🤖 AI Summary
High-quality coding of clinical doctor–patient dialogues faces challenges including high manual annotation costs, poor inter-annotator consistency, and limited cross-domain generalizability. To address these, we propose MOSAIC, a LangGraph-based multi-agent system featuring a novel four-agent collaborative architecture—codebook selection, dynamic codebook updating, label generation, and consistency verification—integrated with retrieval-augmented generation (RAG), dynamic few-shot prompting, and multi-agent coordination. MOSAIC enables automated, interpretable, and adaptive dialogue coding across multiple clinical communication frameworks. Evaluated on 50 real-world clinician–patient transcripts, it achieves an overall F1-score of 0.928; on the rheumatology subset, F1 reaches 0.962, with particularly strong performance in patient behavior identification.

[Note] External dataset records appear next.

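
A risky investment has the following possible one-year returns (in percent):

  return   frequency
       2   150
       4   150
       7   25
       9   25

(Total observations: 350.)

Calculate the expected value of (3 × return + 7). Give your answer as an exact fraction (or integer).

Total = 350, so P(return=2) = 150/350, etc.
E[3x+7] = (3/7)·13 + (3/7)·19 + (1/14)·28 + (1/14)·34
     = 127/7

127/7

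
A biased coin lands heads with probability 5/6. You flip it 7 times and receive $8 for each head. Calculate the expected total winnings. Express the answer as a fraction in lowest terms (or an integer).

E[#heads] = 7·5/6 = 35/6 (linearity over flips).
E[winnings] = 8·35/6 = 140/3.

140/3 dollars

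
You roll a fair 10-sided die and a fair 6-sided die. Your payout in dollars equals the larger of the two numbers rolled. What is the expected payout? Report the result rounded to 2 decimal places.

Distribution of the larger of the two numbers rolled: 1 w.p. 1/60, 2 w.p. 1/20, 3 w.p. 1/12, 4 w.p. 7/60, 5 w.p. 3/20, 6 w.p. 11/60, …
E[payout] = (1/60)·1 + (1/20)·2 + (1/12)·3 + (7/60)·4 + (3/20)·5 + (11/60)·6 + (1/10)·7 + (1/10)·8 + (1/10)·9 + (1/10)·10 = 73/12
≈ $6.08

$6.08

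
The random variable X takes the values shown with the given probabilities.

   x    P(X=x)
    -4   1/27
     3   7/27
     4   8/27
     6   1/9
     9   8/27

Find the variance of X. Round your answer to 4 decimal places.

9.1632

E[X] = (1/27)·(-4) + (7/27)·3 + (8/27)·4 + (1/9)·6 + (8/27)·9 = 139/27
E[X²] = (1/27)·16 + (7/27)·9 + (8/27)·16 + (1/9)·36 + (8/27)·81 = 107/3
Var(X) = 107/3 − (139/27)² = 6680/729 ≈ 9.1632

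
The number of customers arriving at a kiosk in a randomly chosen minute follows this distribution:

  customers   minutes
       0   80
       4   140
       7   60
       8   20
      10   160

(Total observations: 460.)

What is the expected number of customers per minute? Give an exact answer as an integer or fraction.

Total = 460, so P(customers=0) = 80/460, etc.
E[X] = (4/23)·0 + (7/23)·4 + (3/23)·7 + (1/23)·8 + (8/23)·10
     = 137/23

137/23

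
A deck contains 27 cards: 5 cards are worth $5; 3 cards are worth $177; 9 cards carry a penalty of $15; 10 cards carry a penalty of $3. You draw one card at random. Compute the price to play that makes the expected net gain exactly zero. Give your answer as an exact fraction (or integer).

391/27 dollars

E[payout] = (5/27)·5 + (3/27)·177 + (9/27)·(-15) + (10/27)·(-3) = 391/27
Fair fee = E[payout] = 391/27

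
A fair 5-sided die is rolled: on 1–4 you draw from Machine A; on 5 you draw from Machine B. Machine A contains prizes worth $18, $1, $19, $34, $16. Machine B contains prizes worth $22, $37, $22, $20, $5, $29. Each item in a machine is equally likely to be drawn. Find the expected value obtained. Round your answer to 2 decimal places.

E[X | Machine A] = (18 + 1 + 19 + 34 + 16)/5 = 88/5
E[X | Machine B] = (22 + 37 + 22 + 20 + 5 + 29)/6 = 45/2
E[X] = (4/5)·88/5 + (1/5)·45/2 = 929/50 ≈ 18.58

$18.58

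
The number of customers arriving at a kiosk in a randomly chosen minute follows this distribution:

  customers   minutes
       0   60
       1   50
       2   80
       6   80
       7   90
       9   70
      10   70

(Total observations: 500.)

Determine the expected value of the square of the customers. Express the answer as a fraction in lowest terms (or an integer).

Total = 500, so P(customers=0) = 60/500, etc.
E[X²] = (3/25)·0 + (1/10)·1 + (4/25)·4 + (4/25)·36 + (9/50)·49 + (7/50)·81 + (7/50)·100
     = 2033/50

2033/50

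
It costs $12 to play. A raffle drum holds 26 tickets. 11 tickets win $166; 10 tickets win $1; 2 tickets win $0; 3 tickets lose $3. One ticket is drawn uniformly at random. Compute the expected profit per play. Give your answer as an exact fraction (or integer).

E[payout] = (11/26)·166 + (10/26)·1 + (2/26)·0 + (3/26)·(-3) = 1827/26
Expected profit = 1827/26 − 12 = 1515/26

1515/26 dollars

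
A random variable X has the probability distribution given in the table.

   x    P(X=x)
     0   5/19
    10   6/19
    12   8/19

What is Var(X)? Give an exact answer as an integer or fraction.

E[X] = (5/19)·0 + (6/19)·10 + (8/19)·12 = 156/19
E[X²] = (5/19)·0 + (6/19)·100 + (8/19)·144 = 1752/19
Var(X) = 1752/19 − (156/19)² = 8952/361

8952/361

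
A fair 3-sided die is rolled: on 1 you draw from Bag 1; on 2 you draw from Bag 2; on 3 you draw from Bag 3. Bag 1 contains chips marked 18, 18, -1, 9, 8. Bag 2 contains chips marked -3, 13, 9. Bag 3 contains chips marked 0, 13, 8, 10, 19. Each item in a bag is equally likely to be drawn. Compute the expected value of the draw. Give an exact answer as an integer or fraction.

401/45

E[X | Bag 1] = (18 + 18 − 1 + 9 + 8)/5 = 52/5
E[X | Bag 2] = (-3 + 13 + 9)/3 = 19/3
E[X | Bag 3] = (0 + 13 + 8 + 10 + 19)/5 = 10
E[X] = (1/3)·52/5 + (1/3)·19/3 + (1/3)·10 = 401/45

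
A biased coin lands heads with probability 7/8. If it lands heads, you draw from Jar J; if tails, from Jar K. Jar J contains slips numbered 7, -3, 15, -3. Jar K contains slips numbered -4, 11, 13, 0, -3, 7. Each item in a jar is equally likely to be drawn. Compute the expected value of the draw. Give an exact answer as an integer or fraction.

E[X | Jar J] = (7 − 3 + 15 − 3)/4 = 4
E[X | Jar K] = (-4 + 11 + 13 + 0 − 3 + 7)/6 = 4
E[X] = (7/8)·4 + (1/8)·4 = 4

4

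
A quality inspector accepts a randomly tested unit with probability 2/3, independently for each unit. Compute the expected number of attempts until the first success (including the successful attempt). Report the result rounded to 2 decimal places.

For a geometric distribution, E[trials] = 1/p = 1/(2/3) = 3/2.
≈ 1.50

1.50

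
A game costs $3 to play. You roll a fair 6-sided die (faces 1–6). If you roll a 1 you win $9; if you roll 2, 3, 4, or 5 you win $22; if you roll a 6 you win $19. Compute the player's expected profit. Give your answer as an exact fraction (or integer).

E[payout] = (1/6)·9 + (1/6)·19 + (2/3)·22 = 58/3
Expected profit = 58/3 − 3 = 49/3

49/3 dollars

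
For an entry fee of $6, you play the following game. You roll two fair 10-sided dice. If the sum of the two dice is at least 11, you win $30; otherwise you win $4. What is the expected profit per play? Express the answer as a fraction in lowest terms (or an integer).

123/10 dollars

E[payout] = (9/20)·4 + (11/20)·30 = 183/10
Expected profit = 183/10 − 6 = 123/10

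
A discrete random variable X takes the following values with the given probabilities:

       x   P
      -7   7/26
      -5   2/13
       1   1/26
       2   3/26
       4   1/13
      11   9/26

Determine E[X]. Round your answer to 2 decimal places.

E[X] = (7/26)·(-7) + (2/13)·(-5) + (1/26)·1 + (3/26)·2 + (1/13)·4 + (9/26)·11
     = 45/26 ≈ 1.73

1.73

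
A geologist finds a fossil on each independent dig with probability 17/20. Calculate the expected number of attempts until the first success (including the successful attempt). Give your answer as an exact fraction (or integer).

20/17

For a geometric distribution, E[trials] = 1/p = 1/(17/20) = 20/17.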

This work significantly enhances the scalability, reliability, and cross-domain applicability of clinical communication analysis.
📝 Abstract
Clinical communication is central to patient outcomes, yet large-scale human annotation of patient-provider conversation remains labor-intensive, inconsistent, and difficult to scale. Existing approaches based on large language models typically rely on single-task models that lack adaptability, interpretability, and reliability, especially when applied across various communication frameworks and clinical domains. In this study, we developed a Multi-framework Structured Agentic AI system for Clinical Communication (MOSAIC), built on a LangGraph-based architecture that orchestrates four core agents, including a Plan Agent for codebook selection and workflow planning, an Update Agent for maintaining up-to-date retrieval databases, a set of Annotation Agents that applies codebook-guided retrieval-augmented generation (RAG) with dynamic few-shot prompting, and a Verification Agent that provides consistency checks and feedback. To evaluate performance, we compared MOSAIC outputs against gold-standard annotations created by trained human coders. We developed and evaluated MOSAIC using 26 gold standard annotated transcripts for training and 50 transcripts for testing, spanning rheumatology and OB/GYN domains. On the test set, MOSAIC achieved an overall F1 score of 0.928. Performance was highest in the Rheumatology subset (F1 = 0.962) and strongest for Patient Behavior (e.g., patients asking questions, expressing preferences, or showing assertiveness). Ablations revealed that MOSAIC outperforms baseline benchmarking.